These calamondin cupcakes are smiley and sunshiny happiness. The calamondin cupcakes could easily be confused for orange cupcakes. But, there’s something about them – it could be the extra tartness, the calamondin coulis that yields a dainty speckled meringue buttercream frosting, or the candied calamondin “Just Tops” resting on the cupcakes like tiny berets – that makes these calamondin cupcakes a notch above any orange cupcake you’ve tried. The cake is delicate and light, and the frosting pipes perfectly.
A 32 ounce jar of calamondin coulis and two packages of Just Tops ordered online from Calamondin Cafe (required for these cupcakes) plus a printed copy of this calamondin cupcake recipe would make a unique and special gift for the baker in your life.
- 1 cup sugar
- 1 3/4 cups cake flour not self-rising
- 1 1/2 teaspoons baking powder
- 1/2 teaspoon baking soda
- 1/2 teaspoon salt
- 1/4 cup unsalted butter room temperature
- 2 large eggs room temperature
- 1/3 cup greek yogurt
- 1/4 cup canola oil or vegetable oil
- 1/2 teaspoon vanilla extract
- 2/3 cup 6 ounces calamondin coulis
- 1/3 cup whole milk
Calmondin Meringue Buttercream Frosting Ingredients
- 3/4 cup sugar
- 2 large egg whites
- 3/4 cup unsalted butter chilled
- 3/4 teaspoon vanilla extract
- 6 ounces calamondin coulis
- 16 Just Tops
- Preheat oven to 350 F.
- In a medium-sized mixing bowl, mix sugar, cake flour, baking powder, baking soda, and salt.
- Add butter and mix until fully combined.
- In a small mixing bowl, whisk together eggs, yogurt, oil, and vanilla until smooth.
- Add egg mixture to flour mixture and mix until just combined.
- Mix in calamondin coulis until just combined.
- Mix in milk until just combined.
- Fill cupcake liners 3/4 full.
- Bake for 20 minutes or until cupcakes bounce back when lightly touched.
Calmondin Meringue Buttercream Frosting Instructions
- In the heatproof bowl of an electric mixer set over a saucepan of simmering water, combine egg whites and sugar.
- Cook, whisking constantly until sugar has dissolved and mixture is warm to the touch (about 160 F).
- Attach the bowl to the mixer fitted with its whisk attachment.
- Beat the egg white mixture on high speed until it holds stiff peaks.
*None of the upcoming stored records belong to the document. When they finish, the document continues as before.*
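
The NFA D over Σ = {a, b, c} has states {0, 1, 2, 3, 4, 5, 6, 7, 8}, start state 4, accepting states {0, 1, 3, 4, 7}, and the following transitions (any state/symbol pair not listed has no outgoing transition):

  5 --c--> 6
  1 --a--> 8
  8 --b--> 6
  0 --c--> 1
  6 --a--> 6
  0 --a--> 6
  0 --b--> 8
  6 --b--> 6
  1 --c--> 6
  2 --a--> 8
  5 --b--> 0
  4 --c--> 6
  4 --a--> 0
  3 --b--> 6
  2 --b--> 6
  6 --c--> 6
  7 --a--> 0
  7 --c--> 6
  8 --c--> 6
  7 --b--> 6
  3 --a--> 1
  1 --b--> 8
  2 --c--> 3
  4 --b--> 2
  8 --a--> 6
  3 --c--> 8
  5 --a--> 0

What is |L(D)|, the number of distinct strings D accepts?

5

The useful subgraph on states {0, 1, 2, 3, 4} is acyclic, so L(D) is finite; the longest accepting path visits 4 useful states, giving maximum string length 3.
Counting accepting paths from 4 by length: 1 of length 0, 1 of length 1, 2 of length 2, 1 of length 3. Total 5.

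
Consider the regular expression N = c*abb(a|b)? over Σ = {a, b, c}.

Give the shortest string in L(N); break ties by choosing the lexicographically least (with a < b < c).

abb

By inspection of the expression, no string of length less than 3 matches, and abb is the lexicographically first match of length 3.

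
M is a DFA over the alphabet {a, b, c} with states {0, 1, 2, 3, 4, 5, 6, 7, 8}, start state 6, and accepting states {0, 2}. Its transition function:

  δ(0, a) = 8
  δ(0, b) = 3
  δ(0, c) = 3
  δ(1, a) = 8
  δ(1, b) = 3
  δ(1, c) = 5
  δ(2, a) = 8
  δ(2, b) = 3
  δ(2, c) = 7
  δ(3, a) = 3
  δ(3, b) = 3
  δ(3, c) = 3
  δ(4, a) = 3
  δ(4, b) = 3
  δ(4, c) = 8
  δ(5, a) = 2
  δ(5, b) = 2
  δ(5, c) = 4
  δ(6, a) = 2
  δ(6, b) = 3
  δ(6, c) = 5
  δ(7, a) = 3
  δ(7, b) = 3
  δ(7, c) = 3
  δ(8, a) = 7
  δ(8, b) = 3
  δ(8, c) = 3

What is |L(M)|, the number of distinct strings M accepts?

The useful subgraph on states {2, 5, 6} is acyclic, so L(M) is finite; the longest accepting path visits 3 useful states, giving maximum string length 2.
Counting accepting paths from 6 by length: 1 of length 1, 2 of length 2. Total 3.

3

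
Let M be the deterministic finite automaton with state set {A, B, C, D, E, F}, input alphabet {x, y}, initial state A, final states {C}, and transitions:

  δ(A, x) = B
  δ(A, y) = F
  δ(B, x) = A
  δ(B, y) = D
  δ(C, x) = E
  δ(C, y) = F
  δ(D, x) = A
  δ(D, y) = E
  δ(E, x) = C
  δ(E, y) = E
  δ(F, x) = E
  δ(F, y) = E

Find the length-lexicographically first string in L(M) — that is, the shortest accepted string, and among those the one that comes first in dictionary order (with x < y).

A breadth-first search from A reaches an accepting state first via the path A → F → E → C on input yxx.
No string of length < 3 is accepted (BFS exhausts all shorter strings without reaching an accepting state), and yxx is the lexicographically least accepting string of length 3.

yxx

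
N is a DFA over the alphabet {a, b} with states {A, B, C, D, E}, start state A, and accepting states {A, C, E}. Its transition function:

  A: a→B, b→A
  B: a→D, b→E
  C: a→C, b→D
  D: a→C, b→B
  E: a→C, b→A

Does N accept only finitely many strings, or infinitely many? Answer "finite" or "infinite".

infinite

State A is reachable from the start and can reach an accepting state, and it lies on the cycle A → A.
Traversing that cycle any number of times yields accepted strings of unbounded length, so the language is infinite.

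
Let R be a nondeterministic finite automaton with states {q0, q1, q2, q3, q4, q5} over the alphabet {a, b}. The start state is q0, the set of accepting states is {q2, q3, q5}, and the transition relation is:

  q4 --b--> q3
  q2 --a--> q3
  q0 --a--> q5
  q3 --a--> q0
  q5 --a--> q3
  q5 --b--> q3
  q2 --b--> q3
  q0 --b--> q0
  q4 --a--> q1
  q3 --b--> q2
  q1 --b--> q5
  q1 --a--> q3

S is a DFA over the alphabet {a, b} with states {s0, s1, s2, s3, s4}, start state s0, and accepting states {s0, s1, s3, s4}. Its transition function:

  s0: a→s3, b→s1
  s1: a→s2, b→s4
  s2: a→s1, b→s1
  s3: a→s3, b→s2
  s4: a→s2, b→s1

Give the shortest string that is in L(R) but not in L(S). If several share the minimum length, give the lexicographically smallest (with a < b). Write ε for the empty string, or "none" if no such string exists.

The string ab is accepted by R but not by S.
No shorter string lies in the difference, and ab is the lexicographically first length-2 string in L(R) \ L(S).

ab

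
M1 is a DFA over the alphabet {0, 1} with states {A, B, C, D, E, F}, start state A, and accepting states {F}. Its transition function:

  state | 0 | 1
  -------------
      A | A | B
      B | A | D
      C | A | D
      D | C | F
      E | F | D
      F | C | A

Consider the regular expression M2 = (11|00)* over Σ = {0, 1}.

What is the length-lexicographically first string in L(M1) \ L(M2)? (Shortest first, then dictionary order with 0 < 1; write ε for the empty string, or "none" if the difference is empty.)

111

The string 111 is accepted by M1 but not by M2.
No shorter string lies in the difference, and 111 is the lexicographically first length-3 string in L(M1) \ L(M2).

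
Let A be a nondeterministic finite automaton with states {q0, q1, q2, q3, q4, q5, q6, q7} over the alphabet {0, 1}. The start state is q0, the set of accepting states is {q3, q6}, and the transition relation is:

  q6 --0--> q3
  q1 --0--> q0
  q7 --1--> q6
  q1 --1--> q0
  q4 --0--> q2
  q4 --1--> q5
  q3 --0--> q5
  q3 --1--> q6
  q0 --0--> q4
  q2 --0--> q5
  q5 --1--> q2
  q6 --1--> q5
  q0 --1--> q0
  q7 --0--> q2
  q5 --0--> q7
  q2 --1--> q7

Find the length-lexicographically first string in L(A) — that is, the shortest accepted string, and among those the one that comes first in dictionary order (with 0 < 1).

A breadth-first search from q0 reaches an accepting state first via the path q0 → q4 → q2 → q7 → q6 on input 0011.
No string of length < 4 is accepted (BFS exhausts all shorter strings without reaching an accepting state), and 0011 is the lexicographically least accepting string of length 4.

0011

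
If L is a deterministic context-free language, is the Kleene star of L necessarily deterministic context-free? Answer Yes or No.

No

L = {c aⁿbⁿ : n≥0} ∪ {cc aⁿb²ⁿ : n≥0} is a DCFL (the number of leading c's fixes which ratio the DPDA checks), but L* is not. Every word of L starts with c, so in a factorisation of the string cc aⁱbʲ (i≥1) into words of L each factor begins at one of the two c's: either the whole string is a single word of L (forcing j = 2i), or it splits as c · (c aⁱbʲ) with c ∈ L (take n = 0) and c aⁱbʲ ∈ L (forcing j = i). Thus L* ∩ cca⁺b* = {cc aⁿbⁿ : n≥1} ∪ {cc aⁿb²ⁿ : n≥1}. A DPDA for L* would give one for this intersection with a regular set, and, started from its configuration after reading cc, one for {aⁿbⁿ : n≥1} ∪ {aⁿb²ⁿ : n≥1}, which no deterministic PDA accepts (a DPDA for it would have a single run on aⁿb²ⁿ, accepting after the prefix aⁿbⁿ and accepting again after n more b's; an ordinary PDA that simulates it on a's and b's and, at any moment when it is accepting, may switch to reading only a fresh letter d while feeding each d to the simulation as a b, would accept aⁱbʲdᵏ (k≥1) exactly when both aⁱbʲ and aⁱbʲ⁺ᵏ are in the language, i.e. its language intersected with the regular set a*b*d⁺ would be exactly {aⁿbⁿdⁿ : n≥1} — impossible, since context-free languages are closed under intersection with regular sets and {aⁿbⁿdⁿ} is not context-free). So L* is not a DCFL.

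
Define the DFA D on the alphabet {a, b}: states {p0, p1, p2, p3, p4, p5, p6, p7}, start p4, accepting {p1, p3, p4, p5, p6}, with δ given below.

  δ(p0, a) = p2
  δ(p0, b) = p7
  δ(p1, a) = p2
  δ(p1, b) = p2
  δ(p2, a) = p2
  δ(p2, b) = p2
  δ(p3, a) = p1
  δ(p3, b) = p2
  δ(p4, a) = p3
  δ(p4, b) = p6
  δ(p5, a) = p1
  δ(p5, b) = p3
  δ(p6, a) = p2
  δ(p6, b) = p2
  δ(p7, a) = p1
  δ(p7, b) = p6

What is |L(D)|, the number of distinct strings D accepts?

4

The useful subgraph on states {p1, p3, p4, p6} is acyclic, so L(D) is finite; the longest accepting path visits 3 useful states, giving maximum string length 2.
Counting accepting paths from p4 by length: 1 of length 0, 2 of length 1, 1 of length 2. Total 4.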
Then, continue beating until the mixture is fluffy and cooled (about six minutes).
- Switch to the paddle attachment.
- With the mixer on medium-low speed, add butter several tablespoons at a time, beating well after each addition. (If the frosting appears to separate after the butter has been added, beat on medium-high until smooth again, 3-5 minutes more.)
- Beat in vanilla extract on low speed to eliminate air bubbles (about 2 minutes).
- Stir in calamondin coulis with a rubber spatula.
- Pipe on cooled cupcakes.
- Top frosting with "Just Tops".
Note: This was a sponsored post by Calamondin Cafe. But, all of the opinions shared in this post are from my own experience with their products.